一発目も二発目も、加護の効果が完全に無効化されていた。


ヒュッ、と風を切る音と共に、隊長の首が取れた。


「なん、で……」


赤い鮮血が噴水のように拭きあがり、隊長は地面に倒れた。

その時、オレはカマキリアリの身体から、無数の小さなアリが地面に帰っていくのが見えた。


(そうか、分かったぞ。あの小さなアリが防護服のように加護からアリ達を守っているんだ)


だが、それが分かったところでどうしようもない。

自分の持つ炎の剣ではあのアリをどうにもできない。加護が効かないとなれば、もはや対処する手段を持たないのだ。


そしてそれは、これから起きる惨状を、黙って見ていることしかできないことを意味していた。
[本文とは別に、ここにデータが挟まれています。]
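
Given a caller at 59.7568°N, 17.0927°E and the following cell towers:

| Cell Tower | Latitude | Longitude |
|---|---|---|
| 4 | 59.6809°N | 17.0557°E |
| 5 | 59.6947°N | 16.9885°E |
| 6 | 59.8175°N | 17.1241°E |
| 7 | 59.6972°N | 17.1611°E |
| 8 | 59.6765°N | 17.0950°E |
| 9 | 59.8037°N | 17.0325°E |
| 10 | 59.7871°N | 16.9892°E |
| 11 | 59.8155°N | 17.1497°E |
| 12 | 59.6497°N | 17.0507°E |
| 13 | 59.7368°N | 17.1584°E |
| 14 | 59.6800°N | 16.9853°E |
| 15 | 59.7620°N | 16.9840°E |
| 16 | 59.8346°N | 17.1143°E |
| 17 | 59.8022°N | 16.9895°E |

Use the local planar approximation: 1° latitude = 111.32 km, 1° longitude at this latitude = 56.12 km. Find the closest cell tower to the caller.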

カマキリアリが、自身の鎌を舐めるように口に持っていく。

ティアはもはや逃げることもできず、その場でしりもちをついた。


「あ……あぁ……」


このままではティアは殺される。

いや、オレが何をしようとティアは殺される。


非常な現実を受け入れることしか、今のオレにはできない。


分かっていた。そんなことは。

それでもオレは──


バルコニーから飛び降りていた。


地面に足がついた瞬間、ずしりと負荷が襲い掛かる。

しかし不思議と苦痛は感じない。興味もない。


今、オレの目の前にあるのは、窮地に立たされたティアと、その命を摘み取ろうとする魔物だけだ。


走りながら、オレは思った。


人類の安寧。

救い。

女神の言っていることが、なんとなく分かった気がする。


この世は無常だ。

それが世界の本質だ。

だがその中でありながら、決して諦めてはいけないものがあった。


オレは勇者だ。

世界が地獄だと知りつつ尚、その世界に希望をもたらす存在だ。


地獄で生きることが苦痛でしかないとオレは知っている。

それを知ってしまったオレは、決して救われることはないだろう。


でも、救いを信じている人間を。

ティアのような人間が不幸になるこの世界を──



「許すわけには……、いかねえんだよっ‼」



胸に手を翳す。

光と共に柄が現れ、それを掴む。


「おおおおお‼」


守る。

その想いだけを胸に、オレは剣を横薙ぎに振るった。



しばらくの硬直。

風のそよぐ音だけが、耳をくすぐる。


アリの胴体に切れ目が入り、ぽろりと上半身が地面に零れ落ちた。


「……シーダ?」


オレの手にあるのは、太陽の光に照らされて輝く、美しい銀色の剣だった。